# gatdula family secret



## thekuntawman (Apr 4, 2002)

recipe for good shish kabob ("meat stick")

i like to use thigh meat with no bones or skins. cut them into small pices about the size of the first section of your thumb. mix in a pan some filipino soy sauce (use marco pinya brand), a little 7 UP soda, a very small squirt of vinegar, some katchupsome garlic and about 5 long slices of ginger, and some spoons of sugar, and two whole red pepper (the skinny HOT kind). boil it over a high fire for 10-15 minutes (no chickens yet) until the sauces get thick. when it cools down, mixed the chicken and the sauce, and stick it in the fridge for over night.

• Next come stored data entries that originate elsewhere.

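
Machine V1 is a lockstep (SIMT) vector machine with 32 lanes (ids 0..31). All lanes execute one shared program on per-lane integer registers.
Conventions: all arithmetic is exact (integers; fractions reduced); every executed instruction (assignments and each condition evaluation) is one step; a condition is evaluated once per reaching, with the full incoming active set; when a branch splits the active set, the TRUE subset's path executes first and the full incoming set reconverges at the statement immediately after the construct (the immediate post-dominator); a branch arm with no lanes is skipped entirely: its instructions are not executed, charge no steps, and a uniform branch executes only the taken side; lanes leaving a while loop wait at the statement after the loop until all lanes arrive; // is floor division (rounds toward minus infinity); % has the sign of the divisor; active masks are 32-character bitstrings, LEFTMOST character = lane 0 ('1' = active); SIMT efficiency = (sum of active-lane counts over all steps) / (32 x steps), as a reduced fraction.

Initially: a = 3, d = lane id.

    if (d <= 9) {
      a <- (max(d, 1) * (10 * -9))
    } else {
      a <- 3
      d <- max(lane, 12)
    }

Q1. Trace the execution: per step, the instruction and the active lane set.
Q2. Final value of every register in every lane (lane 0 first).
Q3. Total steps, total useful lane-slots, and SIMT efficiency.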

the next day, take some shish kabob sticks which you can find in any asian store, and stick the meat through the sticks, and grill them for about 10 miunutes, not to long, because you want the meat to be soft, and it cooks fast because of the vinegar and the ketchup. 

if you want to use larger meats, let the meat sit in the sauce for two or three days, but dont use a very big fire, put a low fire, and cover the meat, and let it cook for a few hours.

this is a gatdula secret recipe, i would put it against any style, any day any time.


----------



## Richard S. (Apr 4, 2002)

what you have hit on here,Sir, is basically the secret of the SOUTHERN martial arts. thats right, we call it BAH-BUH-KYOO. and nobody does it like we do. that particular technique you describe DOES sound mighty effective though. i have printed out your outstanding instructions and will attempt to master it myself............................TASTE-ful respects.


----------



## arnisandyz (Apr 4, 2002)

This sounds very close to my moms, but she uses pork butt instead of chicken and sprite, and no hot peppers. The hot peppers sound very good, I will sneak some into the next batch.  We usually make this at family gatherings with lumpia and pancit.  I'm getting hungry, time to raid the refrigerator!


----------